Pontus won the JWRC category in Portugal 2013.
Last year, a determined Pontus had one goal – to win the JWRC series, a goal that he reached after hard work and strategic decisions throughout the year. Now it’s time to advance to the second highest category in the World Rally Championship, WRC 2, and with the funding support from EVEN Management and Tätab, the team has come up with a plan to make it possible for Pontus to gain even more experience from events all over Europe during 2014.
“I’ve been looking forward to the next challenge since we finished JWRC last year” says Pontus. “WRC 2 is a natural step in my development and our plan is to participate in six or seven events this year, with the primarily goal to continue building experience for the future.”
British M-Sport became the first manufacturer to produce an R5 rally car and it debuted competitively last year. The R5 is included in the WRC 2 category, where the Super 2000 cars are included as well, is equipped with a 1.6 litres turbocharged engine with a 32 mm restrictor and a five-speed gear box. Pontus has briefly tried the car on two occasions, but has unfortunately not had the opportunity to do a real pre event test for Rally de Portugal.

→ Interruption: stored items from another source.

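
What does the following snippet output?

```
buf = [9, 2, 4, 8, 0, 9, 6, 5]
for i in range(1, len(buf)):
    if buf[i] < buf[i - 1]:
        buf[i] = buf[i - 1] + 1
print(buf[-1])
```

16

i=1: 2<9, buf[1] = 9+1 = 10 → [9, 10, 4, 8, 0, 9, 6, 5]
i=2: 4<10, buf[2] = 10+1 = 11 → [9, 10, 11, 8, 0, 9, 6, 5]
i=3: 8<11, buf[3] = 11+1 = 12 → [9, 10, 11, 12, 0, 9, 6, 5]
i=4: 0<12, buf[4] = 12+1 = 13 → [9, 10, 11, 12, 13, 9, 6, 5]
i=5: 9<13, buf[5] = 13+1 = 14 → [9, 10, 11, 12, 13, 14, 6, 5]
i=6: 6<14, buf[6] = 14+1 = 15 → [9, 10, 11, 12, 13, 14, 15, 5]
i=7: 5<15, buf[7] = 15+1 = 16 → [9, 10, 11, 12, 13, 14, 15, 16]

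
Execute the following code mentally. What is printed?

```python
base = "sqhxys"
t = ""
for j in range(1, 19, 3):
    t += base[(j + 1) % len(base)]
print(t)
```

hshshs

j=1: add base[2]='h' → 'h'
j=4: add base[5]='s' → 'hs'
j=7: add base[2]='h' → 'hsh'
j=10: add base[5]='s' → 'hshs'
j=13: add base[2]='h' → 'hshsh'
j=16: add base[5]='s' → 'hshshs'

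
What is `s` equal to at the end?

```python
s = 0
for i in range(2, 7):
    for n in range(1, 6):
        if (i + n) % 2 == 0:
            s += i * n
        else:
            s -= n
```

105

i=2,n=1: odd sum, s = 0-1 = -1
i=2,n=2: even sum, s = (-1)+4 = 3
i=2,n=3: odd sum, s = 3-3 = 0
i=2,n=4: even sum, s = 0+8 = 8
i=2,n=5: odd sum, s = 8-5 = 3
i=3,n=1: even sum, s = 3+3 = 6
i=3,n=2: odd sum, s = 6-2 = 4
i=3,n=3: even sum, s = 4+9 = 13
i=3,n=4: odd sum, s = 13-4 = 9
i=3,n=5: even sum, s = 9+15 = 24
i=4,n=1: odd sum, s = 24-1 = 23
i=4,n=2: even sum, s = 23+8 = 31
i=4,n=3: odd sum, s = 31-3 = 28
i=4,n=4: even sum, s = 28+16 = 44
i=4,n=5: odd sum, s = 44-5 = 39
i=5,n=1: even sum, s = 39+5 = 44
i=5,n=2: odd sum, s = 44-2 = 42
i=5,n=3: even sum, s = 42+15 = 57
i=5,n=4: odd sum, s = 57-4 = 53
i=5,n=5: even sum, s = 53+25 = 78
i=6,n=1: odd sum, s = 78-1 = 77
i=6,n=2: even sum, s = 77+12 = 89
i=6,n=3: odd sum, s = 89-3 = 86
i=6,n=4: even sum, s = 86+24 = 110
i=6,n=5: odd sum, s = 110-5 = 105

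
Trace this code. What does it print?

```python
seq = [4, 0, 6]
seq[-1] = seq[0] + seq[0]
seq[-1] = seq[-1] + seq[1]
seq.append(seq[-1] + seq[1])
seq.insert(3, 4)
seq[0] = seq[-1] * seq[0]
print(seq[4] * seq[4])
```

seq[-1] = seq[0]+seq[0] = 4+4 = 8 → [4, 0, 8]
seq[-1] = seq[-1]+seq[1] = 8+0 = 8 → [4, 0, 8]
append seq[-1]+seq[1] = 8+0 = 8 → [4, 0, 8, 8]
insert 4 at 3 → [4, 0, 8, 4, 8]
seq[0] = seq[-1]*seq[0] = 8*4 = 32 → [32, 0, 8, 4, 8]
seq[4]*seq[4] = 8*8 = 64

64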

“We will simply make the best of the situation and consider this a bit of a test for the rest of the season” says Pontus. “It’s a big lineup in WRC 2 that offers tough competition and I hope we can have a good progression during the rally.”
This marks the third time that Pontus participates in Rally de Portugal and both previous times he finished on the podium in the junior category. The event is one of the most technically challenging in the series and the mix of narrow sections, open roads and hidden difficulties makes it problematic to find the rhythm. The roads are also hard on the tyres and have a clay surface in many places, which quickly becomes very slippery if it starts to rain.

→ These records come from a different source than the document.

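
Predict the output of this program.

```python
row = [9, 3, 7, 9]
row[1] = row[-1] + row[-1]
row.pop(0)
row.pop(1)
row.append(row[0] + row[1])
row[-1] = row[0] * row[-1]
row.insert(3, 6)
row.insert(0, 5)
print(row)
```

[5, 18, 9, 486, 6]

row[1] = row[-1]+row[-1] = 9+9 = 18 → [9, 18, 7, 9]
pop(0) removes 9 → [18, 7, 9]
pop(1) removes 7 → [18, 9]
append row[0]+row[1] = 18+9 = 27 → [18, 9, 27]
row[-1] = row[0]*row[-1] = 18*27 = 486 → [18, 9, 486]
insert 6 at 3 → [18, 9, 486, 6]
insert 5 at 0 → [5, 18, 9, 486, 6]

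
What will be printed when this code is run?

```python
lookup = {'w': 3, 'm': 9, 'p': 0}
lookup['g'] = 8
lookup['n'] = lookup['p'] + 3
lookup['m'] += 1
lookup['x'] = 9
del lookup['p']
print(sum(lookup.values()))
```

lookup['g'] = 8 → {'w': 3, 'm': 9, 'p': 0, 'g': 8}
lookup['n'] = lookup['p']+3 = 3 → {'w': 3, 'm': 9, 'p': 0, 'g': 8, 'n': 3}
lookup['m'] = 9+1 = 10 → {'w': 3, 'm': 10, 'p': 0, 'g': 8, 'n': 3}
lookup['x'] = 9 → {'w': 3, 'm': 10, 'p': 0, 'g': 8, 'n': 3, 'x': 9}
del 'p' → {'w': 3, 'm': 10, 'g': 8, 'n': 3, 'x': 9}
sum of values = 33

33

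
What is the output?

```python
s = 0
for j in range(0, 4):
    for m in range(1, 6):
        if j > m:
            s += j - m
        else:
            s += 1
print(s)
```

21

j=0,m=1: not 0>1, s = 0+1 = 1
j=0,m=2: not 0>2, s = 1+1 = 2
j=0,m=3: not 0>3, s = 2+1 = 3
j=0,m=4: not 0>4, s = 3+1 = 4
j=0,m=5: not 0>5, s = 4+1 = 5
j=1,m=1: not 1>1, s = 5+1 = 6
j=1,m=2: not 1>2, s = 6+1 = 7
j=1,m=3: not 1>3, s = 7+1 = 8
j=1,m=4: not 1>4, s = 8+1 = 9
j=1,m=5: not 1>5, s = 9+1 = 10
j=2,m=1: 2>1, s = 10+1 = 11
j=2,m=2: not 2>2, s = 11+1 = 12
j=2,m=3: not 2>3, s = 12+1 = 13
j=2,m=4: not 2>4, s = 13+1 = 14
j=2,m=5: not 2>5, s = 14+1 = 15
j=3,m=1: 3>1, s = 15+2 = 17
j=3,m=2: 3>2, s = 17+1 = 18
j=3,m=3: not 3>3, s = 18+1 = 19
j=3,m=4: not 3>4, s = 19+1 = 20
j=3,m=5: not 3>5, s = 20+1 = 21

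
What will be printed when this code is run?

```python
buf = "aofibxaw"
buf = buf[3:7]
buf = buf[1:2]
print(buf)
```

slice [3:7] → 'ibxa'
slice [1:2] → 'b'

b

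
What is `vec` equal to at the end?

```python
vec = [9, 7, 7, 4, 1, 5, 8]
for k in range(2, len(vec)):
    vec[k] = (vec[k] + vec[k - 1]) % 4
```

k=2: vec[2] = (7+7)%4 = 2 → [9, 7, 2, 4, 1, 5, 8]
k=3: vec[3] = (4+2)%4 = 2 → [9, 7, 2, 2, 1, 5, 8]
k=4: vec[4] = (1+2)%4 = 3 → [9, 7, 2, 2, 3, 5, 8]
k=5: vec[5] = (5+3)%4 = 0 → [9, 7, 2, 2, 3, 0, 8]
k=6: vec[6] = (8+0)%4 = 0 → [9, 7, 2, 2, 3, 0, 0]

[9, 7, 2, 2, 3, 0, 0]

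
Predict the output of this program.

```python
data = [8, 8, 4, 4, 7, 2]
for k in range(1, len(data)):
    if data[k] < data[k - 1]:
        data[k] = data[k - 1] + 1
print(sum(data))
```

58

k=1: 8>=8, unchanged → [8, 8, 4, 4, 7, 2]
k=2: 4<8, data[2] = 8+1 = 9 → [8, 8, 9, 4, 7, 2]
k=3: 4<9, data[3] = 9+1 = 10 → [8, 8, 9, 10, 7, 2]
k=4: 7<10, data[4] = 10+1 = 11 → [8, 8, 9, 10, 11, 2]
k=5: 2<11, data[5] = 11+1 = 12 → [8, 8, 9, 10, 11, 12]
sum = 58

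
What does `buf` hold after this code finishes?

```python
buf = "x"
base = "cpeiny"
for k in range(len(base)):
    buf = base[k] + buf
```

'yniepcx'

k=0: prepend 'c' → 'cx'
k=1: prepend 'p' → 'pcx'
k=2: prepend 'e' → 'epcx'
k=3: prepend 'i' → 'iepcx'
k=4: prepend 'n' → 'niepcx'
k=5: prepend 'y' → 'yniepcx'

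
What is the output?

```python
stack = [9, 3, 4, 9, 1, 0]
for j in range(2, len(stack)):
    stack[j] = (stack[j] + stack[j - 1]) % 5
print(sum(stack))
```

19

j=2: stack[2] = (4+3)%5 = 2 → [9, 3, 2, 9, 1, 0]
j=3: stack[3] = (9+2)%5 = 1 → [9, 3, 2, 1, 1, 0]
j=4: stack[4] = (1+1)%5 = 2 → [9, 3, 2, 1, 2, 0]
j=5: stack[5] = (0+2)%5 = 2 → [9, 3, 2, 1, 2, 2]
sum = 19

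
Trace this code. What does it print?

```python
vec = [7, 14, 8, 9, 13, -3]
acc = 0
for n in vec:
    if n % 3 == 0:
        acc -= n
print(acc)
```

-6

n=7: not %3==0
n=14: not %3==0
n=8: not %3==0
n=9: %3==0, acc = 0-9 = -9
n=13: not %3==0
n=-3: %3==0, acc = (-9)-(-3) = -6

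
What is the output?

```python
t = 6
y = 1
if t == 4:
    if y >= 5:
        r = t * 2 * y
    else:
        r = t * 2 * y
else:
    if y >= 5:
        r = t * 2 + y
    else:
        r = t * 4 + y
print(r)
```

t=6, y=1
t == 4 is False; y >= 5 is False
→ r = t * 4 + y = 25

25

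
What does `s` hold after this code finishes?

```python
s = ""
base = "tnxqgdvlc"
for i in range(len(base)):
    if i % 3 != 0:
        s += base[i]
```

'nxgdlc'

i=0: skip
i=1: add 'n' → 'n'
i=2: add 'x' → 'nx'
i=3: skip
i=4: add 'g' → 'nxg'
i=5: add 'd' → 'nxgd'
i=6: skip
i=7: add 'l' → 'nxgdl'
i=8: add 'c' → 'nxgdlc'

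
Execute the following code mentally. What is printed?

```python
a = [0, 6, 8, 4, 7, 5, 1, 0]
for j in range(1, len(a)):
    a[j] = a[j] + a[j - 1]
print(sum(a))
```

j=1: a[1] = 6+0 = 6 → [0, 6, 8, 4, 7, 5, 1, 0]
j=2: a[2] = 8+6 = 14 → [0, 6, 14, 4, 7, 5, 1, 0]
j=3: a[3] = 4+14 = 18 → [0, 6, 14, 18, 7, 5, 1, 0]
j=4: a[4] = 7+18 = 25 → [0, 6, 14, 18, 25, 5, 1, 0]
j=5: a[5] = 5+25 = 30 → [0, 6, 14, 18, 25, 30, 1, 0]
j=6: a[6] = 1+30 = 31 → [0, 6, 14, 18, 25, 30, 31, 0]
j=7: a[7] = 0+31 = 31 → [0, 6, 14, 18, 25, 30, 31, 31]
sum = 155

155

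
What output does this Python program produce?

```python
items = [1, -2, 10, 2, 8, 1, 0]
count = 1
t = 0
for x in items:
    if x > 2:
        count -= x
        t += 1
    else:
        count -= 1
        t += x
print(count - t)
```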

“Rally Portugal is a rally where you have to use your head, you can’t just lean on speed” says Pontus. “The rocky roads make it easy to pick up punctures at the same time as there are many hidden crests and corners. If the pace notes are not correct, you can quickly get in trouble.”
Rally de Portugal is mainly run in the Algarve region but starts with a super special stage in Lisbon on Thursday evening. On Friday and Saturday awaits six stages each day before the final three stages on Sunday. All in all, 16 special stages of a total of 339,46 km will be completed during the weekend.
20 crews have entered the WRC 2 category for Rally de Portugal and nine of those drive Ford Fiesta R5, including the championship leader Yuriy Protasov.